JellyBath
From $18-$194
If there is a dandy on your list who's not afraid to try something new, we reccommend JellyBath. It's a "body soak" that works with the bathtub you already own (score!) to create a bath that's mission isn't to get you clean, but to relax you. See, by sprinkling their JellyBath Powder into your bath as it fills with warm water, a gel is formed. The gel is perfumed and "relaxing", and you can lie in it! If we were kids, this would be called a "SlimeBath", but since we're not, it's a JellyBath. Calgon may take you away, but JellyBath keeps you put right where you are.
Oh, and it comes with a powder that disintegrates the gel so that you may easily wash it down the drain into your local watershed, so that endangered fish downstream can also enjoy the warm, jelly luxury.
Octodog
$16.95
Kids love food. I mean, they eat it all the time! And kids who love food tend to also love hot dogs. That's why some fine people had the great idea to create a device that takes a kid's hot dog and twist it into a shape that best resembles some sort of Hentai alien tentacle genitalia. Mmm, mmm, good!

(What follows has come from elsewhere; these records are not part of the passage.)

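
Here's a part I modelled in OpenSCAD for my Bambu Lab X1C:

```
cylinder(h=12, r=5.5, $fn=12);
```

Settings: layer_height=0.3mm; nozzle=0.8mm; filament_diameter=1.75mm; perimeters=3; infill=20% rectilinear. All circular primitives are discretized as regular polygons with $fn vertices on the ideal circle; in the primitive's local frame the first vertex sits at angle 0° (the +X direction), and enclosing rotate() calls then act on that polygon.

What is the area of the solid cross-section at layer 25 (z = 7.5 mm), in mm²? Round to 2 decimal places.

At z = 7.5 mm: the r=5.5 cylinder gives a regular 12-gon of circumradius 5.5 (constant along its height) (area = (12/2)·5.500²·sin(360°/12) = 90.75 mm²). Overall, the cross-section is a single solid region. Net area = 90.75 mm².

90.75 mm²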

The octodog slips onto and ordinary hot dog (or veggie dog, bonus!) and you twist. It's that simple! The after effect is that the compressed mass of animal inards looks totaly inedible. Fabulous!
Subversive Cross Stitch
From $12-$75
Do you like the idea of traditional holiday gifts that are crafts, such as cross stitch, but are a total punk-rock rebel who has an "up yours!" attitude towards society? Well, us too! That's why we were exhilirated when we stumbled accross Subversive Cross Stitch. Their website features cross stitch creations suitable for framing anywhere, with uplifting slogans and phrases, such as "Go Fuck Yourself" and "Do Not Fuck With Me" and, just in time for the holidays, "Happy Fucking Hoildays".
Just imagine the joy on Grandma's face when she receives one of their deluxe kits, including everything she needs to get started on her "Pussy Got Me Dizzay" item for over the kitchen sink!
Nikki McClure 2004 Wall Calender
$16, buy olympia dot com
On a more serious note, we would like to reccommend the Nikki McClure calender. A favorite artist of the Satanosphere staff, Nikki's calender is made of twelve paper-cut scenes of the seasons, all done by hand. That's one for each month! The intricate detail won't get old over the year, however, as every one who sees the art will ask you where they can get their own. Unless, of course, they're tasteless savages from Florida.
Also: Nikki has much other stuff that also makes for great gifts. Also: Sock Monkeys and other animals!
Baby Jesus Butt-Plug
$29.95
Remember in "The Exorcist" when Linda Blair is shouting "Fuck me Jesus!"? Well you can have your exorcism of extacy (ha ha!) with the Devine Intervention silicone Baby Jesus Butt-Plug. Really. Now Jesus can really be your own personal savior! Here's hoping the company that created him, Blowfish, gets around to finishing the nativity scene. Three wise men, indeed!
Say It With Boobs e-Greeting Cards
Free
If you're on a budget, it can sometimes be hard to get something quality for everyone on your list. That's why we'd like to point you to Say It With Boobs. Enter your loved one's email address, enter a personal message, pick the pair of breasts you think is best for them, and hit send. That's it! Your friend will receive a photo of a pair of naked boobs with your holiday cheer! It's simple and free, and your friend will remember it for years, no doubt.
Imaginary Girlfriend
$51.00, sold out
Though apparently out of stock, an Imaginary Girlfriend makes a great stocking-stuffer! Many people hate the holidays because they're lonely. While everyone else is getting shit-faced on eggnog and screwing like horny reindeer, many others are left to cry into their yule-tide whiskey and wonder if it's all worth it anymore. Well, with a new girlfriend, imaginary or not, you can give them a reason to live! Why not order one for everyone on your list, naughty or nice?
USB iDuck Duck-Drive
¥2,980- ¥7,980
A 16MB USB pen drive in the shape of a cute rubber ducky. At least that's the best we can make of what they're offering. Maybe if you can read Japanese, you can do better. It's just cute, really. Maybe it comes in multiple sizes? Do they make a Hello Kitty version? We have no idea!
Pussy Snorkel
$12.95-$15.95
This is a Satanosphere old-skool favorite, one of the very first "ohmigosh" products we found after starting up. It's a pussy snorkel, and it's exactly what it sounds like. It's made for those of us who often find ourselves passing out or geting dizzy when performing downtown on the girls we love. See, you strap it onto your nose when diving for oysters, and you can breathe normally without your nose being smothered by her love. Genius! Fucking disturbing, but genius nonetheless. Buy one for all your co-workers!
We hope that we've given you some holiday food for thought. Something here is bound to be perfect for someone on your list. If it is, please share, we love to hear about it when we help people. Also, feel free to add anything you've found that isn't on this list that you think should be. We're looking for gifts, too!